Bottom line: At a casino, the house wins. Although the comparison is hackneyed, some parts of the stock market truly are casinos and the silver market is one of them. As Warren Buffett correctly calls gambling “a tax on stupidity”, we can equally apply the phrase to taking on the dominant position in any commodity, silver or otherwise, unless you bring the same or greater amount of financial weaponry to the table. Last week it was silver and retail suckers were shorn, date raped at U$28/oz by promoters who told them the story they wanted to hear (“….telling you…$28…it’s the tipping point…”) and then made to pay up by a market that immediately took a dollar from each and every one of them and then said they had three days to pay….or roll over at a loss (J).

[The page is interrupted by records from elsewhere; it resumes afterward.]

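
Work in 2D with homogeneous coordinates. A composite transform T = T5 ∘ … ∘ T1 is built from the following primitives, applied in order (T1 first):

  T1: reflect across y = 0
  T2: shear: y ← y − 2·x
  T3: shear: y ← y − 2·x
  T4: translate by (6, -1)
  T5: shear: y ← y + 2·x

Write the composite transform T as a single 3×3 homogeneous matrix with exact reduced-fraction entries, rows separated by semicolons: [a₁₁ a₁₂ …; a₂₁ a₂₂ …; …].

T = [1 0 6; -2 -1 11; 0 0 1]

T1 = [1 0 0; 0 -1 0; 0 0 1]
T2·T1 = [1 0 0; -2 -1 0; 0 0 1]
T3·…·T1 = [1 0 0; -4 -1 0; 0 0 1]
T4·…·T1 = [1 0 6; -4 -1 -1; 0 0 1]
T5·…·T1 = [1 0 6; -2 -1 11; 0 0 1]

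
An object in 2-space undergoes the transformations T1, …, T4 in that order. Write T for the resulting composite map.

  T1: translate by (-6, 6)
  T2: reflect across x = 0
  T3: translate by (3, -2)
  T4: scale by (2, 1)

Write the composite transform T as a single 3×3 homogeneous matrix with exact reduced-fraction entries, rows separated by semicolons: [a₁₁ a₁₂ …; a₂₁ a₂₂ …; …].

T = [-2 0 18; 0 1 4; 0 0 1]

T1 = [1 0 -6; 0 1 6; 0 0 1]
T2·T1 = [-1 0 6; 0 1 6; 0 0 1]
T3·…·T1 = [-1 0 9; 0 1 4; 0 0 1]
T4·…·T1 = [-2 0 18; 0 1 4; 0 0 1]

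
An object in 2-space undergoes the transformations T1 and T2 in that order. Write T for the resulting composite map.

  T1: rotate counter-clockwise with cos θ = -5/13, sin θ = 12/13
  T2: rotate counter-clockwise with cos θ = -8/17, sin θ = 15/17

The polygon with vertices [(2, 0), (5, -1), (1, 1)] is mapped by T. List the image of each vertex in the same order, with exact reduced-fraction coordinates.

image vertices: (-280/221, -342/221), (-67/17, -55/17), (31/221, -311/221)

T1 rotate counter-clockwise with cos θ = -5/13, sin θ = 12/13: (2, 0) → (-10/13, 24/13); (5, -1) → (-1, 5); (1, 1) → (-17/13, 7/13)
T2 rotate counter-clockwise with cos θ = -8/17, sin θ = 15/17: (-10/13, 24/13) → (-280/221, -342/221); (-1, 5) → (-67/17, -55/17); (-17/13, 7/13) → (31/221, -311/221)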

The Silver Squeeze Group will also claim last week as a great victory and the days ahead will surely be filled with stories of protagonists receiving their physical silver bars. They’ll tell you the squeeze is now on and next expiry will be even more painful for the short counterparties, but my question is to wonder how many “victories” the valiant longs are willing to take when they start with $28 and finish with $26.50 worth of metal? And as for the current highly promotional atmosphere for all things silver, seeing a brokerage (they want to sell you silver company shares, dontchaknow) ignore silver supply completely as it teaches newbies about “the fundamentals of silver” should not be construed as a green flag for the sector and rising interest in the metal (Sprott USA doesn’t tell half a story by pure chance, they are now distributing).